A P P E A L B O O K E N D O R S E M E N T
MOLDAVER and JURIANSZ JJ.A.:
[1] This was a vicious unprovoked attack by the appellant on another youth who was walking home from school. The appellant was with three other male friends and two females at the time. The appellant continued the attack after the victim had handed over his knapsack and despite the pleas of his two female friends to stop.

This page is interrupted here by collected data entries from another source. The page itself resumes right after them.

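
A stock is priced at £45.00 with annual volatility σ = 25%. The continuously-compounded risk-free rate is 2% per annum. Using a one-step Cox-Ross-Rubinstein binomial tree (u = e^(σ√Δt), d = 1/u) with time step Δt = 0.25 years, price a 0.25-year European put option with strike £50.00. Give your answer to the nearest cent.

CRR parameters: u = e^(σ√Δt) = e^(0.25·√0.25) = 1.1331, d = 1/u = 0.8825
Per-period rate: rΔt = 0.02·0.25 = 0.005, so R = e^0.005 = 1.0050
Risk-neutral probability p = (e^0.005 − 0.8825)/(1.1331 − 0.8825) = 0.1225/0.2507 = 0.4888
Terminal stock prices: S_u = 50.99, S_d = 39.71
Terminal payoffs (K − S): max(-0.9917, 0) = 0, max(10.29, 0) = 10.29
Node 0 (S = 45): V_0 = e^(−0.005)·[0.4888·0.0000 + 0.5112·10.2876] = 5.2329

£5.23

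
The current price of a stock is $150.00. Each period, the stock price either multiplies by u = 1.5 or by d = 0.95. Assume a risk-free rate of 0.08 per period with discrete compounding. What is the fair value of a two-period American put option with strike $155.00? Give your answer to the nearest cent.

Risk-neutral probability p = (1 + 0.08 − 0.95)/(1.5 − 0.95) = 0.1300/0.5500 = 0.2364
Terminal stock prices: S_uu = 337.5, S_ud = 213.8, S_dd = 135.4
Terminal payoffs (K − S): max(-182.5, 0) = 0, max(-58.75, 0) = 0, max(19.62, 0) = 19.62
Node u (S = 225): continuation = 1/1.08·[0.2364·0.0000 + 0.7636·0.0000] = 0.0000; exercise value = 0.0000 ≤ continuation, so V_u = 0.0000
Node d (S = 142.5): continuation = 1/1.08·[0.2364·0.0000 + 0.7636·19.6250] = 13.8763; exercise value = 12.5000 ≤ continuation, so V_d = 13.8763
Node 0 (S = 150): continuation = 1/1.08·[0.2364·0.0000 + 0.7636·13.8763] = 9.8115; exercise value = 5.0000 ≤ continuation, so V_0 = 9.8115

$9.81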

[2] The assault has had devastating consequences on the victim. He has gone from being an “A” student at school to failing grades and the event has left him psychologically scarred. We note as well that this is not the first incident of violence for the appellant. The pre-sentence report refers to several other violent episodes at school which did not result in charges but in discipline by the school authorities.
[3] In all of the circumstances, we have not been persuaded that the trial judge applied incorrect principles of sentencing or that the sentence is manifestly excessive. Accordingly, while we would grant leave to appeal, we would dismiss the appeal from sentence.
LASKIN J.A. (dissenting):
[4] I do not agree with my colleagues’ disposition of this appeal. I agree with them on the nature of the offence and its effect on the victim. However, in my view, the record shows that the offence was entirely out of character, that the appellant has shown genuine remorse, and that he has taken steps to address his anger-related problems. Indeed, he has now obviously turned his life around.
[5] I agree with counsel for the appellant that the trial judge failed to adequately address the key objectives in the YCJA of rehabilitation and reintegration, thus permitting this court to review the sentence. Maintaining a secure custodial disposition would unnecessarily disrupt the appellant’s schooling. The severity of the offence can be appropriately recognized by an open custody disposition. I note that in CN, where the accused viciously attacked another person, this court imposed an open custody term. In my view the offence in CN was more serious and yet this court declined to imposed closed custody.
[6] Accordingly, I would allow the appeal by converting the closed custody disposition to an open custody disposition.